Robot Chef Cooks Up a Storm By Watching YouTube

At the University of Cambridge, the scientists programmed their robotic chef with a “cookbook” of nearly eight simple salad recipes.

Robot Chef Cooks Up a Storm By Watching YouTube

Image Credit: Elenadesign/

After watching a video of a human illustrating one of the recipes, the robot was having the potential to determine which recipe was being prepared and make it.

Besides, the videos assisted the robot in incrementally adding to its cookbook. When the experiment reached the conclusion stage, the robot came up with a ninth recipe on its own.

Their study outcomes, reported in the journal IEEE Access, illustrate how video content could be a rich and useful source of data for automated food production, and could allow simpler and affordable deployment of robot chefs.

For nearly decades, robotic chefs have been featured in science fiction, but in fact, cooking is a difficult issue for a robot. Numerous commercial companies have constructed prototype robot chefs, even though none of these are presently commercially available, and they lag absolutely at the back of their human counterparts in terms of skill.

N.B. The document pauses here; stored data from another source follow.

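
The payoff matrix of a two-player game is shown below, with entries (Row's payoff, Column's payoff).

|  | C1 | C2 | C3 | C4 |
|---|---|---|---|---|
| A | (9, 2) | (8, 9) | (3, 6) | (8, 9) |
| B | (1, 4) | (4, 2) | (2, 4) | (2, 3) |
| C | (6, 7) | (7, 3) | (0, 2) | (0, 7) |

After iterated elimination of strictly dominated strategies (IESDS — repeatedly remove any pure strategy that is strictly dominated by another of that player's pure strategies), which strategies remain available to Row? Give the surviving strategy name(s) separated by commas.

A

Row B is eliminated: A beats it against every remaining column (C1: 9>1, C2: 8>4, C3: 3>2, C4: 8>2).
For Row, A strictly dominates C on the remaining columns (C1: 9>6, C2: 8>7, C3: 3>0, C4: 8>0); eliminate C.
For Column, C2 strictly dominates C1 on the remaining rows (A: 9>2); eliminate C1.
Column C3 is eliminated: C2 beats it against every remaining row (A: 9>6).
Among the remaining strategies, none is strictly dominated by another pure strategy of the same player, so the elimination stops.
Surviving strategies — Row: {A}; Column: {C2, C4}.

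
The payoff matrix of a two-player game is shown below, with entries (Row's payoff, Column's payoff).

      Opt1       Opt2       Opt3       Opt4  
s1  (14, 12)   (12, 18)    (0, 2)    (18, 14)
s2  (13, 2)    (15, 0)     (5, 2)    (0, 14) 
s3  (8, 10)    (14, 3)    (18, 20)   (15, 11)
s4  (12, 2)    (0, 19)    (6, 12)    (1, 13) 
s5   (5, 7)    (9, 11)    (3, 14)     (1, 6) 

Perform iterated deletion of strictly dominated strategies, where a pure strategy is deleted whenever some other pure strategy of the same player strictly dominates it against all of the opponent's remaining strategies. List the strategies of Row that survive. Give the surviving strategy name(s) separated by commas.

Row s5 is eliminated: s3 beats it against every remaining column (Opt1: 8>5, Opt2: 14>9, Opt3: 18>3, Opt4: 15>1).
Column Opt1 is eliminated: Opt4 beats it against every remaining row (s1: 14>12, s2: 14>2, s3: 11>10, s4: 13>2).
For Row, s3 strictly dominates s4 on the remaining columns (Opt2: 14>0, Opt3: 18>6, Opt4: 15>1); eliminate s4.
Among the remaining strategies, none is strictly dominated by another pure strategy of the same player, so the elimination stops.
Surviving strategies — Row: {s1, s2, s3}; Column: {Opt2, Opt3, Opt4}.

s1, s2, s3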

Human cooks have the potential to learn new recipes via observation such as watching another person cook or watching a video on YouTube. However, programming a robot to make a range of dishes is expensive and tedious.

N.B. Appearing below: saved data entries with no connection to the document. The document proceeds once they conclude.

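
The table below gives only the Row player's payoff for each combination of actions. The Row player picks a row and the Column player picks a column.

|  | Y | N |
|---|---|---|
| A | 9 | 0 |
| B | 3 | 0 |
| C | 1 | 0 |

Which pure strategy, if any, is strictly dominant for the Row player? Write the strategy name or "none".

A fails to dominate B at N (0=0).
B fails to dominate A at Y (3<9).
C fails to dominate A at Y (1<9).
No single strategy dominates all the others.

none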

We wanted to see whether we could train a robot chef to learn in the same incremental way that humans can—by identifying the ingredients and how they go together in the dish.

Grzegorz Sochacki, Study First Author, Department of Engineering, University of Cambridge

Sochacki, a Ph.D. candidate in Professor Fumiya Iida’s Bio-Inspired Robotics Laboratory, and his collaborators arranged eight simple salad recipes and filmed themselves making them. Further, they utilized a publicly available neural network for the robot chef to be trained.

Earlier, the neural network had been programmed to determine a variety of different objects, such as the vegetables and fruits utilized in the eight salad recipes (broccoli, apple, carrot, banana, and orange).

With the help of computer vision methods, each frame of video was examined by the robot, which was able to determine varied objects and features, like a knife and the ingredients, as well as the human demonstrator’s hands, arms, and face.

Both the videos and the recipes were transformed into vectors and the robot executed mathematical operations on the vectors. This was done to identify the similarity between a demonstration and a vector.

By properly determining the ingredients and the actions of the human chef, the robot can identify which of the recipes was being made. The robot can deduce that if the human demonstrator was holding a knife in one hand and a carrot in the other, the carrot would further get diced.

Out of the 16 videos it watched, the robot identified the proper recipe 93% of the time, even though it was able to detect just 83% of the human chef’s actions. Also, the robot was able to detect those minor changes in a recipe, thereby making a double portion or normal human error, changed and not new recipes.

Also, the robot properly identified the illustration of a new, ninth salad, added it to its cookbook, and then made it.

It’s amazing how much nuance the robot was able to detect. These recipes aren’t complex–they’re essentially chopped fruits and vegetables, but it was really effective at recognizing, for example, that two chopped apples and two chopped carrots is the same recipe as three chopped apples and three chopped carrots.

Grzegorz Sochacki, Study First Author, Department of Engineering, University of Cambridge

The videos that were utilized for training the robot chef are not like the food videos made by a few social media influencers, which are full of visual effects and fast cuts. Also, it rapidly moves back and forth between the person making the food and also the dish they are preparing.

For instance, the robot would strive to determine a carrot if the human demonstrator had their hand wrapped around it—for the robot to find the carrot, the human demonstrator had to keep the carrot up so that the robot could notice the whole vegetable.

Our robot isn’t interested in the sorts of food videos that go viral on social media—they’re simply too hard to follow. But as these robot chefs get better and faster at identifying ingredients in food videos, they might be able to use sites like YouTube to learn a whole range of recipes.

Grzegorz Sochacki, Study First Author, Department of Engineering, University of Cambridge

The study was financially supported in part by Beko plc and the Engineering and Physical Sciences Research Council (EPSRC), part of UK Research and Innovation (UKRI).

Robot ‘chef’ learns to recreate recipes from watching food videos

Robot ‘chef’ learns to recreate recipes from watching food videos. Video Credit: University of Cambridge.

Journal Reference:

Sochacki, G., et al. (2023) Recognition of Human Chef’s Intentions for Incremental Learning of Cookbook by Robotic Salad Chef. IEEE Access.